What are research data?
The UKRI Concordat on Open Research Data defines research data as evidence that underpins the answer to the research question.
These might be quantitative information or qualitative statements collected by researchers in the course of their work by experimentation, observation, modelling, interview or other methods such as data extraction from existing evidence. Data may be raw or primary (for example directly from measurement or collection), derived from primary data (for example cleaned up or as an extract from a larger dataset), or derived from existing sources where the rights may be held by others.
There can be different implications for working with and preserving different types of research data:
- Observational: data captured in real-time, for example, neuro-images, sample data, sensor data, survey or interview data. It is usually irreplaceable and hard or impossible to re-create.

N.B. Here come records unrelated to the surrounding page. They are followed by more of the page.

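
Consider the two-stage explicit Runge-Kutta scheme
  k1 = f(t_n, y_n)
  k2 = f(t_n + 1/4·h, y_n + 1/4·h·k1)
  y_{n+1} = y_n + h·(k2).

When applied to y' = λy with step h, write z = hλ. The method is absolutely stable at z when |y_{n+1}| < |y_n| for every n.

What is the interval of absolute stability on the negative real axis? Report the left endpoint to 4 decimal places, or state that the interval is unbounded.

On y'=λy, z=hλ:
  k1=λy_n ⇒ h·k1=z·y_n;  k2=λ(1+1/4z)y_n ⇒ h·k2=z(1+1/4z)y_n
  y_{n+1}/y_n = 1 + z(1+1/4z) = 1 + z + 1/4z²
  Hence R(z) = 1 + z + 1/4z².

Find x<0 with |R(x)|<1.
x=-0.39: |R|=0.6480
R=1: x+1/4x²=0 ⇒ x=−4=-4.0000; min R=1−1/(4·1/4)=0.0000>−1
Confirm numerically:
  x=-3.299: |R|=0.42185 <1
  x=-2.211: |R|=0.01113 <1
  x=-1.975: |R|=0.00016 <1
  x=-4.591: |R|=1.67832 >1
  x=-4.475: |R|=1.53141 >1
Stable set (-4.0000, 0).

(-4.0000, 0).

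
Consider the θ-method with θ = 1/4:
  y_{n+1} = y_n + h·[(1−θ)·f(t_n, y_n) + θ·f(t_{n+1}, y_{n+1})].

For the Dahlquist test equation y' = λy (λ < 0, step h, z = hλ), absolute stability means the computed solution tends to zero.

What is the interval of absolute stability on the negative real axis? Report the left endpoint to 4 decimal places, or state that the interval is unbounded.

Set f=λy, z=hλ:
  y_{n+1} = y_n + z·[3/4·y_n + 1/4·y_{n+1}] ⇒ (1 − 1/4z)y_{n+1} = (1 + 3/4z)y_n
  R(z) = (1 + 3/4z)/(1 − 1/4z).

Solve |R(x)|<1 on ℝ⁻.
x=-1.61: |R|=0.1480
R=−1: 1+3/4x = −1+1/4x ⇒ -1/2x=2 ⇒ x=2/(-1/2)=-4.0000
Confirm numerically:
  x=-3.741: |R|=0.93308 <1
  x=-3.293: |R|=0.80612 <1
  x=-3.188: |R|=0.77407 <1
  x=-2.721: |R|=0.61940 <1
  x=-4.404: |R|=1.09614 >1
  x=-4.402: |R|=1.09569 >1
  x=-4.282: |R|=1.06810 >1
Stable set (-4.0000, 0).

z∈(-4.0000,0).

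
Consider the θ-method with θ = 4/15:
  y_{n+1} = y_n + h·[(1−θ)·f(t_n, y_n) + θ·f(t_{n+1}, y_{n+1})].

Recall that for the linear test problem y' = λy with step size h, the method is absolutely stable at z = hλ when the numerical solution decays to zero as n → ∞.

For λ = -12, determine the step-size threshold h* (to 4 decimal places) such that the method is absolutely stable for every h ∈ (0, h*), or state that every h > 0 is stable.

(-4.2857,0); λ=-12 ⇒ h* = (30/7)/12 = 0.3571.

With y'=λy (z=hλ):
  y_{n+1} = y_n + z·[11/15·y_n + 4/15·y_{n+1}] ⇒ (1 − 4/15z)y_{n+1} = (1 + 11/15z)y_n
  Hence R(z) = (1 + 11/15z)/(1 − 4/15z).

Solve |R(x)|<1 on ℝ⁻.
x=-1.22: |R|=0.0795
R=−1: 1+11/15x = −1+4/15x ⇒ -7/15x=2 ⇒ x=2/(-7/15)=-4.2857
Confirm numerically:
  x=-4.045: |R|=0.94596 <1
  x=-3.338: |R|=0.76601 <1
  x=-2.998: |R|=0.66605 <1
  x=-2.768: |R|=0.59251 <1
  x=-4.803: |R|=1.10584 >1
  x=-4.755: |R|=1.09656 >1
  x=-4.660: |R|=1.07788 >1
So |R|<1 on (-4.2857, 0).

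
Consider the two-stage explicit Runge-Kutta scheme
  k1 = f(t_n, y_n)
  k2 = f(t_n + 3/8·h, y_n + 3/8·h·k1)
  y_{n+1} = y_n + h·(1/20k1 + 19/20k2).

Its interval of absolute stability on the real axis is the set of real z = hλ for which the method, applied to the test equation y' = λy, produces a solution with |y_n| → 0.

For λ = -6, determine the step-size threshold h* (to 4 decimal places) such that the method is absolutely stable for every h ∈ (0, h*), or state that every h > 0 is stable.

With y'=λy (z=hλ):
  k1=λy_n ⇒ h·k1=z·y_n;  k2=λ(1+3/8z)y_n ⇒ h·k2=z(1+3/8z)y_n
  y_{n+1}/y_n = 1 + 1/20z + 19/20z(1+3/8z) = 1 + z + 57/160z²
  Hence R(z) = 1 + z + 57/160z².

Find x<0 with |R(x)|<1.
x=-1.19: |R|=0.3145
R=1: x+57/160x²=0 ⇒ x=−160/57=-2.8070; min R=1−1/(4·57/160)=0.2982>−1
Confirm numerically:
  x=-2.736: |R|=0.93078 <1
  x=-2.612: |R|=0.81853 <1
  x=-1.387: |R|=0.29834 <1
  x=-3.231: |R|=1.48802 >1
  x=-3.149: |R|=1.38365 >1
  x=-3.002: |R|=1.20853 >1
So |R|<1 on (-2.8070, 0).

(-2.8070,0); λ=-6 ⇒ h* = (160/57)/6 = 0.4678.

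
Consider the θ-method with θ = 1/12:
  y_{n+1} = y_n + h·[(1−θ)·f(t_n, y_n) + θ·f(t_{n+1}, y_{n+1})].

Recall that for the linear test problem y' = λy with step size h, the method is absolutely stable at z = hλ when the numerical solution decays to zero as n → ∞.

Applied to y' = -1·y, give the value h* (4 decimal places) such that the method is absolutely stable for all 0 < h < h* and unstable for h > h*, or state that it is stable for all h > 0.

(-2.4000,0); λ=-1 ⇒ h* = (12/5)/1 = 2.4000.

On y'=λy, z=hλ:
  y_{n+1} = y_n + z·[11/12·y_n + 1/12·y_{n+1}] ⇒ (1 − 1/12z)y_{n+1} = (1 + 11/12z)y_n
  Hence R(z) = (1 + 11/12z)/(1 − 1/12z).

Solve |R(x)|<1 on ℝ⁻.
x=-0.63: |R|=0.4014
R=−1: 1+11/12x = −1+1/12x ⇒ -5/6x=2 ⇒ x=2/(-5/6)=-2.4000
Confirm numerically:
  x=-1.797: |R|=0.56295 <1
  x=-1.384: |R|=0.24088 <1
  x=-1.228: |R|=0.11400 <1
  x=-1.216: |R|=0.10412 <1
  x=-2.892: |R|=1.33038 >1
  x=-2.458: |R|=1.04012 >1
Interval (-2.4000, 0).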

- Experimental: data captured from laboratory equipment by the researcher or a service used by them, for example, gene sequences, chromatograms, chemical toroid magnetic field data. The data is often reproducible but reproduction could be costly.
- Simulation: data generated from test models. For example climate, mathematical or economic models. Datasets used here are usually very large but model code in itself might be sufficient to recapitulate results.
- Derived or compiled: for example, text and data mining, 3D models, compiled databases. Data is reproducible but reproduction could be costly.
- Reference or secondary: a (static or organic) conglomeration or collection of smaller (peer-reviewed) datasets, most probably published and curated elsewhere for re-use. For example, gene sequence databases, chemical structures, or spatial data portals.